Le travail social, surtout dans sa composante d'insertion sociale, est l'un des rouages centraux du processus de socialisation de ceux qui ont refusé le jeu du contrat social rousseauiste ou échoué à y participer. Ce secteur professionnel est mandaté collectivement pour intégrer symboliquement ces «exclus» au corps social. L'objectif est de sortir les personnes prises en charge de leur extériorité à la norme du mérite. Le succès actuel de la notion d'exclusion marque la stigmatisation de cette déviance spécifique. Pour assumer leur fonction sociale, les travailleurs sociaux fondent leurs «suivis éducatifs» sur le modèle rousseauiste. Le principe de limitation dans le temps des prises en charge en est le principal outil. La prise en charge relevant de l'initiative de l'institution, l'usager doit se soumettre à l'effort pour recevoir une assistance. En rompant avec la limitation temporelle des suivis sociaux, c'est la fonction du travail social que l'on modifie. Si l'on octroie de droit un hébergement, la fonction éducative n'a plus pour objectif la transmission des règles de socialisation mais la mise en oeuvre inconditionnelle d'un droit.
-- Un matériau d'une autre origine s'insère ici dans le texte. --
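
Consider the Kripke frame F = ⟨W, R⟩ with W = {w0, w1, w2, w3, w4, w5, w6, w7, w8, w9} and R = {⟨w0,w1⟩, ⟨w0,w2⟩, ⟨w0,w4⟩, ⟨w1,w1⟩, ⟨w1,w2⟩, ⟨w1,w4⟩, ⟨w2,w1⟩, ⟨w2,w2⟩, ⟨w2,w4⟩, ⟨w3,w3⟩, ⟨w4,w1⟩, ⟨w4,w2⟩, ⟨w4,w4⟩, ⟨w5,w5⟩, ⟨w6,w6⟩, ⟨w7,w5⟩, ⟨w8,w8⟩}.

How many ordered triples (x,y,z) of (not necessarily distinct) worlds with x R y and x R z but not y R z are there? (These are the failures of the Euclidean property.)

R is Euclidean; there are no such tuples.

0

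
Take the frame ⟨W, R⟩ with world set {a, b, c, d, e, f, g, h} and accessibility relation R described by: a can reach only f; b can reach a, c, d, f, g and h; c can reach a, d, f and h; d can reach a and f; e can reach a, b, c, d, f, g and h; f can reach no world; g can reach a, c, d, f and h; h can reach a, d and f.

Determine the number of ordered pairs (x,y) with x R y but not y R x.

28

Enumerating: (a,f), (b,a), (b,c), (b,d), (b,f), (b,g), (b,h), (c,a), (c,d), (c,f), (c,h), (d,a), … and 16 more.
Total: 28.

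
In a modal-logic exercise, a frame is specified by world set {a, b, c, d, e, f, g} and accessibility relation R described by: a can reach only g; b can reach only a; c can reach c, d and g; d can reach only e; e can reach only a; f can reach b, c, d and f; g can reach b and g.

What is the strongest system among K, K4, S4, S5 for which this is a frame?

K

Transitive (axiom 4): no — a R g and g R b, but not a R b.
Reflexive (axiom T): no — a is not related to itself.
Euclidean (axiom 5): no — c R d and c R g, but not d R g.
So F validates K; K4 would additionally require R to be transitive. The strongest is K.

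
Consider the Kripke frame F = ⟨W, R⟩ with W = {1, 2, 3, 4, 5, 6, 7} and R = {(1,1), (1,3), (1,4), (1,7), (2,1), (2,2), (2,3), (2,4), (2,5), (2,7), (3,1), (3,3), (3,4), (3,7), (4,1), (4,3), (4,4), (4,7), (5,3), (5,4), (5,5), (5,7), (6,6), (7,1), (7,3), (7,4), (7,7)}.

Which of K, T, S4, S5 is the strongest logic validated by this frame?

T

Reflexive (axiom T): yes — every world is R-related to itself.
Transitive (axiom 4): no — 5 R 3 and 3 R 1, but not 5 R 1.
Euclidean (axiom 5): no — 2 R 1 and 2 R 5, but not 1 R 5.
So F validates K, T; S4 would additionally require R to be transitive. The strongest is T.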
Cette brève mise en perspective entre deux logi-ques sociétales éclaire les enjeux fondamentaux de l'accès à l'hébergement ou au logement. En la matière, une grande prudence et la consultation du corps social sont nécessaires. Il est tout à fait dommage que de telles évolutions se décident sous le coup d'une pression compassionnelle, comme en témoigne la mobilisation des Don Quichotte qui ont directement pesé sur ces récents bouleversements. La reconnaissance de ce droit correspond-elle à la réalité de notre fonctionnement social contemporain ou reflète-t-elle le besoin d'affirmer un principe de modernité sans qu'on se sente tenu de l'appliquer. Autrement dit, le modèle de la socialisation au mérite est-il effectivement dépassé ? La question est fondamentale.

En attendant de répondre à cette interrogation, il est irresponsable de jouer aux apprentis sorciers en modifiant les règles du travail social sans aucune précaution, consultation ou explication. »

Notes

(1) Il est l'auteur de L'urgence de la misère : SDF et SAMU social , Les quatre chemins, 2004 et de Critique de l'urgence sociale : et si les SDF n'étaient pas des exclus ? , Vuibert, 2006.

(2) Voir ASH n° 2500-2501 du 30-03-07, p. 5.

(3) Voir ASH n° 2496 du 2-03-07, p. 21.